Николетина указывал пальцем на себя, на Йовицу, на итальянца, повторяя имена и вопрос:
— Никола, Йовица… А тебя как?
— А-а-а! — широко улыбнулся итальянец и стукнул себя в грудь. — Николо, Николо!
— Как, и ты тоже Никола? — радостно заорал Николетина. — Мой тезка? Что же ты мне сразу не сказал? Слышишь, Йовица, я тезку нашел.
— Оно и видно, — усмехнулся Йовица.
— Да-да, тезка, самый настоящий, а ты как думал? — довольно гоготал отделенный. — А ты тут заладил: оккупант да оккупант, фашист! Какой из него оккупант?
— Смотри, как бы ты не обмишулился, — угрюмо предостерег Йовица.

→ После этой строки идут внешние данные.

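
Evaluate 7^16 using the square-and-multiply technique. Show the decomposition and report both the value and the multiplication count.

Computing 7^16 by squaring (build up from 7^1; each line after the first costs one multiplication):

7^1 = 7
7^2 = (7^1)^2 = 7^2 = 49
7^4 = (7^2)^2 = 49^2 = 2401
7^8 = (7^4)^2 = 2401^2 = 5764801
7^16 = (7^8)^2 = 5764801^2 = 33232930569601

Result: 33232930569601
Multiplications needed: 4 (4 lines after 7^1)

7^16 = 33232930569601. Using exponentiation by squaring, this requires 4 multiplications. The key idea: if the exponent is even, square the half-power; if odd, multiply by the base once.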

— Нашел чего бояться. Неужто мой тезка будет ракетой штаны поджигать? Шалишь, брат!
После полудня Николетина закончил распределение пленных. Остался у него только тот непарный солдат, Николо. Он никому не приглянулся, а отделенный не спешил сбыть его с рук.
— Куда мы теперь денемся с этим твоим тезкой? — спросил в конце концов Йовица и оглядел пленного кисло и неприязненно: дело в том, что злосчастный иностранец казался ему весьма похожим на него самого.
— Э, уж кому попало я его не отдам, — протянул нараспев Никола. — Этого я отведу прямо к своей тетке Ружице.
— Давай-давай, дело твое. С тобой сегодня сладу нет.
Николетина его словно и не слышал. Покровительственно и влюбленно смотрел он на незадачливого солдатика, почти мальчишку. В случае надобности он готов был ссориться из-за него, ругаться, драться. За пулемет бы взялся из-за него, если бы подошла такая крайность.
— Ну, итальяша, Николица мой, отведет тебя тезка к тетке Ружице, и станешь ты у нее жить как у Христа за пазухой.
Он обнял пленного за плечи, и так они шли по плоскогорью, словно два старинных знакомых, два товарища — старшой и младший, покровитель и подопечный. Плетясь позади, Йовица украдкой ревниво поглядывал на них.
— Йовица, Йовица, посмотри, как он, подлец, смеется! Только что не говорит.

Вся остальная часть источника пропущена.